|
大坂でテレビの仕事があったので、ついでにビデオを借りてきました。
今井正監督『越後つついし親不知』(東映、1964年)。
昭和12年の冬。留吉(小沢昭一)や権助(三國連太郎)は、越後から京都の伏見に出稼ぎに来ている杜氏である。働き者の留吉に比べて、権助は酒や女に溺れやすい。権助は母危篤の報に接して郷里の親不知に戻ったが、酒に酔った勢いで留吉の美貌の妻おしん(佐久間良子)を強姦する。しかも、京都に戻ると、権助は留吉におしんの浮気話を吹き込むのだった。
春になり親不知に戻った留吉は妻を詰問するが、彼女を信じることにした。やがて、おしんが妊娠していることが明らかになる。最初は自分の子供と喜んだ留吉だったが、去年の年末の妊娠と知って逆上し、おしんを殺してしまった。
おしんの遺体を抱擁する留吉。しかし、遺体にはやがて蟻がたかりはじめる。仕方なく、おしんの遺体を焼いた上で、留吉は出兵する権助を道連れに、親不知の断崖から飛び降りるのだった。
留吉の母に北林谷栄、権助の兄に殿山泰司、他にも、田中春男、東野英治郎らベテランが顔を揃える。
ストーリーは暗くて単純。同じく水上勉原作の『はなれ瞽是おりん』を容易に連想させる。
佐久間は実に美しいが、ほとんど科白はない。おしんは過去にも奉公先で強姦されており、彼女の無口は女の運命への黙従を示している。彼女が権助に犯され、結果として命が宿る時に、権助の母が死ぬ。
小沢は飄々とした人物を演じることが多いが、この作品では嫉妬に狂う善良で勤勉な夫を力演している。
昭和初期の農村の風俗が、越後の厳しい自然環境の中で再現されている。
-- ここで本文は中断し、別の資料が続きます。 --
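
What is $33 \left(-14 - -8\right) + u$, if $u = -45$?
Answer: $-243$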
この海を越えて、横田めぐみさんは拉致されたわけです。この映画の製作年はめぐみさんや私の生年でもあります。
留吉という名は、私の祖父の名でもありました。この登場人物は、ほぼ祖父と同世代でしょう。こんな古風な名はほとんど耳にすることがなくなりましたが、それだけでも懐かしくなりました。